Digital Journal for Philology

Sonderausgabe # 5 (2.2021)
How is Pop music political? The genre’s diverse audience, its reach and creativity make Pop music an equally well-fitted medium for critique and subversion as well as for propaganda and populism. The lines, however, are often blurry. This issue seeks to investigate this spectrum Pop music offers to take a look at the ›political poetics‹ of the genre. Primarily, the articles collected adress issues of style, rhetorics and poetics of ›the‹ political in Pop music. In particular, the articles focus on Pop music’s ability to create identities and political entities, Nationality, ›Heimat‹, Gender, ›Gemeinschaft‹ to name a few. Pop music has indeed a ›natural‹ inclination towards discussing and constructing ›identities‹, the articles of this issue mainly revolve around a specific set of questions: How does Pop music draw from and engage with feminist concepts, with deconstruction and critique? How does it deal with, benefit from, or portray topics such as antisemitism, sexism and racism?
Pop music’s political dimension can be explicitly discussed and negotiated in an ›engaged‹ way: For example, bands like Feine Sahne Fischfilet are not just entertaining their fans, they are clearly communicating political positions and attitudes. However, pop music can address the political more implicitly by performing the processes of social negotiation itself. In this case, pop deals with questions of identity and sexual coding, while making political actors and problems visible and audible. In this introduction, the divergent sites of negotiation in pop are taken into account and analysed regarding their function for the political.
Up to this date, the relation between pop music and German Schlager remains unclarified and charged with bias. Since aesthetic judgment cannot be avoided, the paper will take as its starting point the author’s personal judgment and seek to substantiate its argumentative core in historical and systematical perspectives. Schlager and pop, thus, turn out to be part of the same paradigmatical structure, both sharing components of entertainment and existential offers. So, can we rightfully speak of Schlager as the evil in the system of pop?

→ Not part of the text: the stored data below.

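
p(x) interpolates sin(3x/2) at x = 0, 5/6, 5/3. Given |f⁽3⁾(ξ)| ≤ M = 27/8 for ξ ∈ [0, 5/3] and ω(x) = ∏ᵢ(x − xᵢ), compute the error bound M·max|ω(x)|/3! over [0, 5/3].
125*sqrt(3)/1728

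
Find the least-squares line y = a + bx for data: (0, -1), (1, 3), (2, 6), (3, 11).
a = -11/10, b = 39/10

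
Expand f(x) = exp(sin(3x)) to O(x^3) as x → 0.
1 + 3*x + 9*x**2/2 + O(x**3)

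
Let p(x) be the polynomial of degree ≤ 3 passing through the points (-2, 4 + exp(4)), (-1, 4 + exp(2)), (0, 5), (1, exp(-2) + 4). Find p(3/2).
((-5*exp(4) + 29 + 21*exp(2))*exp(2) + 35)*exp(-2)/16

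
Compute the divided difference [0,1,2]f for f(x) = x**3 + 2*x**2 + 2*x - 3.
5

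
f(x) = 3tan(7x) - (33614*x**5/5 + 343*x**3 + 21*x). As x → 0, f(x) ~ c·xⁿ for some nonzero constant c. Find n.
7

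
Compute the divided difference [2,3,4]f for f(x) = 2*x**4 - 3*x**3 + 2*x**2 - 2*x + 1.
85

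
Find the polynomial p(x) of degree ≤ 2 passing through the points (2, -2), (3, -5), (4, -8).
4 - 3*x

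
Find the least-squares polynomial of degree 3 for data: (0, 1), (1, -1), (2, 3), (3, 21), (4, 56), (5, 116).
131/126 + (-2819/756)x + (19/36)x² + (26/27)x³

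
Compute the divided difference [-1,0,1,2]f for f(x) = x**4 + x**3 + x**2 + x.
3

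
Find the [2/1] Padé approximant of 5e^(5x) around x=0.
(125*x**2/6 + 50*x/3 + 5)/(1 - 5*x/3)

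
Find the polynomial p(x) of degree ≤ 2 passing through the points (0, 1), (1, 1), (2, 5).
2*x**2 - 2*x + 1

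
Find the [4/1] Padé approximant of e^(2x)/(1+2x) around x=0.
(106*x**4/135 + 56*x**3/45 + 2*x**2 + 88*x/45 + 1)/(88*x/45 + 1)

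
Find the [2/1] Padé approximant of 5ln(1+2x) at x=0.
10*x*(x + 3)/(3*(4*x/3 + 1))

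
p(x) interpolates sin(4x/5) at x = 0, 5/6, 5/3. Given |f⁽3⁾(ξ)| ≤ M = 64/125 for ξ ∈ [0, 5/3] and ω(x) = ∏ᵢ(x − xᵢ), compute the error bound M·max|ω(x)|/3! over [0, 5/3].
8*sqrt(3)/729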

In the noughties, German-language indie pop groups increasingly made use of the manifesto. Groups like Tocotronic and Ja, Panik inscribed themselves fairly eagerly into the genealogy of the avant-gardes via the manifesto as a political genre. There exists a dearth of pop-feminist manifestos in German-speaking countries, constituting a conspicuous gap in the discourse. This article highlights this contradiction by focusing on two texts written by the pop feminists Kerstin and Sandra Grether, contextualizing them within the early 2000s’ cultural discourses.
Although Feine Sahne Fischfilet understand themselves as ›left‹ and Frei.Wild position themselves as ›right‹ on the political spectrum, they both rely on topoi from the German ›Heimat‹-discourse by modelling positively-connotated concepts of ancestry and belonging.
This article shows how both bands create different models of the political using a shared discursive material.
This article explores the relationship between ambiguity and political messaging in rap lyrics. Stubenrauch’s novel approach to political messaging in rap lyrics pays particular attention to the proximity of ambiguity to political points of reference, thus reconstructing the historical and semantic dimensions of rap music. This proximity is the motivation for different attitudes in rap reception that classify playful subversive tendencies emphatically as ‘political,’ while devaluing unambiguous subversive tendencies as ›dangerous‹. Stubenrauch’s analysis of such valuations and of the ambiguising strategies in the work of rapper Kollegah considers the rhetorical and visual transformations beginning with the Hoodtales-series to the end-time scenarios Armageddon and Apokalypse, discussing the connection between ambiguity, political pop, and taboos of memory politics.
Due to the latest album by K.I.Z Rap über Hass (2021), hate in rap is increasingly discussed not only within HipHop, but also in the feature sections of national German-language newspapers. This raises the question of whether this hate is new and what function it takes on. And is this what is called hate in rap and made productive hate at all or rather anger? In order to answer these questions, I will examine where rap comes from, why it is genuinely political, and what connection exist between rap, the political, and hate in general. Based on some German-language rap songs, it will be shown that hate as an existential feeling has, among other things, a cross-border effect and can thus be used, for example, affirmatively, to direct attention and for demarcation.
In the second episode of our podcast »Philology under Discussion«, Immanuel Nover (Koblenz-Landau) and Kerstin Wilhelms (Münster) discuss the political dimension of pop music, addressing questions raised by the current special issue »The Sound of Germany« and discuss the German rapper Sookee and the rap-collective 187 Strassenbande. By putting these two side-by-side, Nover and Wilhelms read the political as a process of social negotiation, which considers the songs’ lyrical content but also the specific aesthetic techniques and processes that constitute their form.